Conocí a dos hombres: uno era Carlos Amato. Era un hombre inteligente de respuestas y palabras punzantes que no intentaban complacer. Algunos pretenderán recordar que con esas palabras confrontaba, desacomodaba a su interlocutor y lo conseguía aún a costa del resentimiento del otro. El segundo era Calver Tomas, un poeta capaz de sorprender a los escritores del jurado que tuvieron la oportunidad de leerlo, cuando ganó un segundo premio latinoamericano de poesía, en el año 75. Nunca hablaba de eso, no le importaba. Si mal no recuerdo esos jurados eran Hamlet Lima Quintana, Elvio Romero entre otros. Siendo un niño había ganado un concurso de poesía organizado por el Concejo Nacional de Educación. La infancia y la literatura son los terrenos en los que aún vivo. En esos fui amigo de Calver Tomas.

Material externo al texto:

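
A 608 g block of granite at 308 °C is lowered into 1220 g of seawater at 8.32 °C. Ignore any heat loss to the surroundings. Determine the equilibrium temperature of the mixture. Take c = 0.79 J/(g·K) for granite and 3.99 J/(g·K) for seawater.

T_f ≈ 35.2 °C

Set heat shed by the hot body equal to heat absorbed by the cold body:
608·0.79·(308 − T) = 1220·3.99·(T − 8.32)
480.32(308 − T) = 4867.8(T − 8.32)
5348.1 T = 188439  ⇒  T ≈ 35.23 °C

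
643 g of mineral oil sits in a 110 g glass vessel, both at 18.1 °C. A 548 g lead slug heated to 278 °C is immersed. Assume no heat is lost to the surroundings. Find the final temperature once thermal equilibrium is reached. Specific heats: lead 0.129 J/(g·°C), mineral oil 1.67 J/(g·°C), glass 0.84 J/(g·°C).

Energy conservation, ΣQ = 0:
548×0.129×(T − 278) + 643×1.67×(T − 18.1) + 110×0.84×(T − 18.1) = 0
70.69(T − 278) + 1073.8(T − 18.1) + 92.4(T − 18.1) = 0
1236.9 T = 40761
T = 40761 / 1236.9 = 33 °C

T_f ≈ 33.0 °C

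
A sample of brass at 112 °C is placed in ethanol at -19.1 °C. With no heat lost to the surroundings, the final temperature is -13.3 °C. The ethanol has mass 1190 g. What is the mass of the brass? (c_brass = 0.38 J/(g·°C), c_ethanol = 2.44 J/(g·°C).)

Let T be the final temperature. ΣQ_i = 0:
m·0.38·(-13.3 − 112) + 1190·2.44·(-13.3 − (-19.1)) = 0
-47.61 m = -16841
m = -16841/-47.61 ≈ 353.7 g

m ≈ 354 g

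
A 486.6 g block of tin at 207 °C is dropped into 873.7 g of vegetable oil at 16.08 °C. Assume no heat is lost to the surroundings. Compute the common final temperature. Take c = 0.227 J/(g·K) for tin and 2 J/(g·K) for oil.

Conservation of energy gives ΣQ = 0:
486.6·0.227·(T − 207) + 873.7·2·(T − 16.08) = 0
110.46(T − 207) + 1747.4(T − 16.08) = 0
1857.9 T = 50963
T ≈ 27.43 °C

T_f ≈ 27.4 °C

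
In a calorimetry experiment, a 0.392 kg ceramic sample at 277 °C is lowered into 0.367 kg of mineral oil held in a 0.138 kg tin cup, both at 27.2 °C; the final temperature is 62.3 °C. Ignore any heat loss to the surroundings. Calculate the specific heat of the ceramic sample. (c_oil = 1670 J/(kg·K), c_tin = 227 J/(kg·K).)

c ≈ 269 J/(kg·K)

Energy conservation, ΣQ = 0:
0.392·c·(62.3 − 277) + 0.367·1670·(62.3 − 27.2) + 0.138·227·(62.3 − 27.2) = 0
-84.16 c = -22612
c = -22612/-84.16 ≈ 268.7 J/(kg·K)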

Terminaban los años cincuenta y por allí, en el primer escalón de los sesenta, los conocí. No se llevaban muy bien entre ellos, pero ninguno se sacaba ventaja. Fuimos alumnos fundadores de la Obra Salesiana con el Padre Cesar V. Campo. Pasamos los sesenta entre el mar, el fútbol, el oratorio y mi casa. Pasado el tiempo de la escuela Secundaria yo comencé a irme de este lugar. Nos juntó en los setenta, la militancia política, el periodismo y la literatura que no nos abandonaría nunca.

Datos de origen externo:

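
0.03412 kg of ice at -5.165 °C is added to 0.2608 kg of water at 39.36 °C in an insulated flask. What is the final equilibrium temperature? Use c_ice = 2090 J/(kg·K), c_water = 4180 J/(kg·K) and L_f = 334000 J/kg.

T_f ≈ 25.3 °C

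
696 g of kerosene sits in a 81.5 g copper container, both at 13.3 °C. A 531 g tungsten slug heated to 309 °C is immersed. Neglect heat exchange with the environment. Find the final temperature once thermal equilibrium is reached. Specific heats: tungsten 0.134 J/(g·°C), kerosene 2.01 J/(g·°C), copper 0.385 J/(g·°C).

T_f ≈ 27.3 °C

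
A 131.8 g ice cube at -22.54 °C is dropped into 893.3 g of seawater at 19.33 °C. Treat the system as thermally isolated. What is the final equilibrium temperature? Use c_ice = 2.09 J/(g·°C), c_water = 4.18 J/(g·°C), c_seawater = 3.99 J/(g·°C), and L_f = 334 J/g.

T_f ≈ 4.5 °C

Setting the total heat transfer to zero:
warm ice to 0 °C: 131.8×2.09×(0 − (-22.54)) = 6208.9; fusion: m_ice L_f = 131.8×334 = 44021; warm the meltwater: 550.92 T; seawater cools: 893.3×3.99×(T − 19.33) = 3564.3(T − 19.33)
4115.2 T = 68897 − 50230 = 18667
T ≈ 4.54 °C (positive, so assuming full melt was valid).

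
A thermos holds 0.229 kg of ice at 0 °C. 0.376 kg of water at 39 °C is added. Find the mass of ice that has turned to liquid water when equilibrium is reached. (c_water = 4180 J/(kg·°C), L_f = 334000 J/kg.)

m_melted ≈ 0.184 kg

Water can give up m c ΔT = 0.376×4180×39 = 61296 J before reaching 0 °C.
To melt every bit of ice: 0.229×334000 = 76486 J.
Since 61296 < 76486 J, not all the ice melts; equilibrium is at 0 °C.
m_melted×334000 = 61296  ⇒  m_melted ≈ 0.1835 kg.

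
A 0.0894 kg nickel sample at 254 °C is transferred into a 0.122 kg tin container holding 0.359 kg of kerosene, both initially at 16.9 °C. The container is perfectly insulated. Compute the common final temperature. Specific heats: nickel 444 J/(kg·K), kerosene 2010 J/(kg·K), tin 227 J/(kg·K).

T_f ≈ 28.8 °C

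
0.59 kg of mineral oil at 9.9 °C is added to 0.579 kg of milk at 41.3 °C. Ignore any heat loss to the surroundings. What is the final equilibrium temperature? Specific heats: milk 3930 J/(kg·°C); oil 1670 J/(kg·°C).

T_f ≈ 31.8 °C

Taking heat into each body as positive, Σ m c ΔT = 0:
0.579*3930*(T − 41.3) + 0.59*1670*(T − 9.9) = 0
2275.5(T − 41.3) + 985.3(T − 9.9) = 0
3260.8 T = 103731
T = 103731/3260.8 ≈ 31.81 °C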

Hace veinte años decidí marcharme y dejé de verlos por muchos años. Cuando murió mi padre, leí en un diario de Comodoro Rivadavia un poema que se llamaba «La casa de los Isla» lo había escrito Carlos Amato o Calver Tomas o los dos. Allí supe lo que habían significado aquella casa y mi padre para ellos.

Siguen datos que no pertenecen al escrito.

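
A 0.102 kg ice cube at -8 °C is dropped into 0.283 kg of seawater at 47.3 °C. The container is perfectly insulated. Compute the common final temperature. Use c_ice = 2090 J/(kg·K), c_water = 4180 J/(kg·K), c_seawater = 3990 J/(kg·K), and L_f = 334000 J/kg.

T_f ≈ 11.3 °C

Setting the total heat transfer to zero:
ice -8→0 °C: 0.102·2090·8 = 1705.4
  fusion: m_ice L_f = 0.102·334000 = 34068
  meltwater 0→T: 0.102·4180·T = 426.36 T
  seawater: 1129.2(T − 47.3)
1555.5 T = 53410 − 35773 = 17636
T ≈ 11.34 °C (positive, so assuming full melt was valid).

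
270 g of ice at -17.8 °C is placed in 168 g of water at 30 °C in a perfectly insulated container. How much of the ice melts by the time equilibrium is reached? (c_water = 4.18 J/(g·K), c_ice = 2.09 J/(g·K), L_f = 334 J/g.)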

En Enero, después de mucho tiempo, volví a Caleta y los encontré, el cuerpo que compartían ya estaba muy enfermo, pero seguían con su eterno cigarrillo en los labios. Me aclararon que no querían hablar del cáncer. Me invitaron a comer en su casa y charlamos de la vida y de la literatura. Carlos Amato se reía de su próxima  muerte, se mostraba duro, no quería que los demás sintieran pena por él. Calver Tomas me leyó algunos poemas y una novela que no terminaría de escribir aunque viviera cien años. Nos vimos varias veces, tomamos algún café, pero no puedo recordar qué día fue la última vez.

Una de esas tardes Magdalena Brevi me dio una foto del tercer año del 63 del Colegio Don Bosco. Estaban todos: Sileroni, Lazo, Bravo, Leiva, Los curas Campo y Bertini, Cerezo, Carlos Flores, Borquez, Moreno y alguno cuyo nombre se me escapa. En esa fotografía ya no estaban ni Calver Tomas ni Carlos Amato. Habían faltado ese día o Carlos Amato, chúcaro y resistente, no había querido fotografiarse, vaya a saber.

Hoy me dijeron que habían muerto el 5 de mayo. Ese era el día del cumpleaños de mi padre. Ese día habían muerto Calver Tomas el poeta y Carlos Amato el que conocían todos. Del primero quedan algunos poemas que nunca editó y una novela inconclusa. Del otro la anécdota  en la eterna mesa redonda del bar, el recuerdo fugaz y el inevitable olvido.

A esta altura de mi vida (como decía Borges) «descreo de premios y castigos». Cada uno vive y muere como puede; yo prefiero recordarlos así, convencido de que Calver Tomas vivirá mucho tiempo más.